Reviewed by Ellen Pilon

Ellen Pilon is a library assistant in the Patrick Power Library at Saint
Mary’s University in Halifax.

Review

Matt Cohen is a name which cannot escape the notice of diligent Canadian fiction readers: his name will remain among the finest twentieth-century Canadian novelists. Born in Kingston, Ontario, he attended the University of Toronto, then taught religious studies at McMaster before settling into full-time writing in Toronto. His published works to date include a quartet entitled “The Salem Novels,” collections of short stories, and another novel, The Spanish Doctor.

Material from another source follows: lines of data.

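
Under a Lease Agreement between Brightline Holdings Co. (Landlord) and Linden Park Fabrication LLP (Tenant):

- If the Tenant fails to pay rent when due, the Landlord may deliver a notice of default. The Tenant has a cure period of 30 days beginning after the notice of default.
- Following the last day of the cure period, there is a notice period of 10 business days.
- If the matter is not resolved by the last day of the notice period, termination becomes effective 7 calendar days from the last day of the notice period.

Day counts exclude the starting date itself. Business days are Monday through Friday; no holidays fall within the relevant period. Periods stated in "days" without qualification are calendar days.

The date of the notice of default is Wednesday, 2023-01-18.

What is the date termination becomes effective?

2023-03-10

The last day of the cure period: 2023-01-18 + 30 days = 2023-02-17.
From Friday, 2023-02-17, 10 business days (Feb 20, Feb 21, Feb 22, Feb 23, Feb 24, Feb 27, Feb 28, Mar 1, Mar 2, Mar 3, skipping weekends) brings us to Friday, 2023-03-03, which is the last day of the notice period.
The date termination becomes effective: 2023-03-03 + 7 days = 2023-03-10.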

Nadine portrays the life of a Jewish girl born in Paris during World War II. Because of the German occupation, she was left by her parents with her aunt who, in turn, sent her to Toronto and the capable but cold arms of the Borstein couple. Her parents were killed in a German camp. In Toronto she encounters her uncle Piakowski, who affects her life, both physically and mentally, until after his death. She also meets Miller, who lives across the street and attends classes at the University of Toronto in her astronomy department.

The story shows the love triangle: Miller / Nadine / Amanda, with a subplot triangle Piakowski / Nadine / anyone else. We experience the Resistance in Paris, and Jews deciding what to do in occupied Paris — sometimes too late. Piakowski, Nadine, Miller, and Amanda are in the Department of Astronomy at the university: we see them at work, and learn of Miller’s discovery of a comet. Nadine, with Miller, travels to Israel where she is wounded by a grenade, symbolically a rebirth from the trauma experienced by her Jewish family in war.

Although this is a story of non-enduring relationships, it is a strongly optimistic one. One of Cohen’s themes is timing: people meet but the time is not always right for them to relate. Nadine meets Miller long before they are ready for one another: he has to work his way through Amanda and his post-comet mediocrity, while Nadine, although always loving Miller, has to come to terms with Piakowsky’s power over her and the rootlessness of her upbringing.

Cohen knows Nadine to the core, and it is proof of his excellence as a novelist that we readers come to understand Nadine even better than ourselves. She almost becomes real flesh and blood, teasing us long after the book is finished as we think about her decisions, her relationships, and her priorities.

Nadine is a joy to read, despite its beginnings in the Holocaust. The clouds of doom and gloom, although never far away, never engulf the residual joie de vivre that is in Nadine.